Dans les années 2000-2001, le FWRM a suspendu la majeure partie de ses activités purement féministes pour pouvoir concentrer ses ressources, intellectuelles et autres, sur la restauration de la démocratie et du système constitutionnel. Certaines des membres du FWRM n’ont néanmoins pas compris que la démocratie était une condition préalable à l’obtention des droits des femmes et que l’organisation n’avait d’autre choix que de s’engager sur l’arène politique pour encourager fermement le retour des règles constitutionnelles.

Pour surmonter ses différences raciales, le FWRM a axé ses efforts sur des campagnes pouvant faire l’unanimité de ses membres. Si toutes ne pouvaient s’accorder sur les questions raciales, du moins conviendraient-elles certainement que certains droits humains sont si fondamentaux pour toutes ses membres qu’elles doivent s’unir pour les protéger.

La FLA et son opposition

L’ampleur de l’opposition au projet de loi sur le droit de la famille a montré la nature précaire et éphémère des droits des femmes si durement acquis à Fidji. Ces droits sont une proie facile pour les forces écrasantes d’un patriarcat et d’un fondamentalisme religieux exacerbés par les bouleversements politiques.

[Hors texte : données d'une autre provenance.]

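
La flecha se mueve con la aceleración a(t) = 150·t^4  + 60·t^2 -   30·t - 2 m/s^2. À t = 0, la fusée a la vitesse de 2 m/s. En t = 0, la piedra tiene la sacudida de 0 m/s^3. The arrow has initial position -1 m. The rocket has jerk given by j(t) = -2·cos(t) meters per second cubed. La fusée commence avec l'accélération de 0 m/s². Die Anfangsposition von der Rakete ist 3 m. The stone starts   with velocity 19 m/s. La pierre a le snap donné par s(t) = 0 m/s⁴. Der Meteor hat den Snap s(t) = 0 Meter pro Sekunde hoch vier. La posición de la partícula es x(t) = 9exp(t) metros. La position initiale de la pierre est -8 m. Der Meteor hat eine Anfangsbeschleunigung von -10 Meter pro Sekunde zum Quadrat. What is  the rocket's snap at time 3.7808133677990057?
Starting from jerk j(t) = -2·cos(t), we take 1 derivative. The derivative of jerk gives snap: s(t) = 2·sin(t). We have snap s(t) = 2·sin(t). Substituting t = 3.7808133677990057: s(3.7808133677990057) = -1.19314039652876.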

Le droit de la famille à Fidji reposait sur neuf lois datant de 1892 à 1973. La principale, la loi sur les affaires matrimoniales, reprenait mot pour mot la loi britannique de 1953, imposée à Fidji alors que le pays était encore une colonie de la Grande-Bretagne. La législation, le droit commun et les pratiques juridiques qui y sont associés étaient discriminatoires à l’égard des femmes ; ils légitimaient la violence contre les femmes, étaient sexistes, patriarcaux et fondés sur un concept rigide du rôle de la femme au sein de la famille, notamment l’absence d’autonomie de la femme.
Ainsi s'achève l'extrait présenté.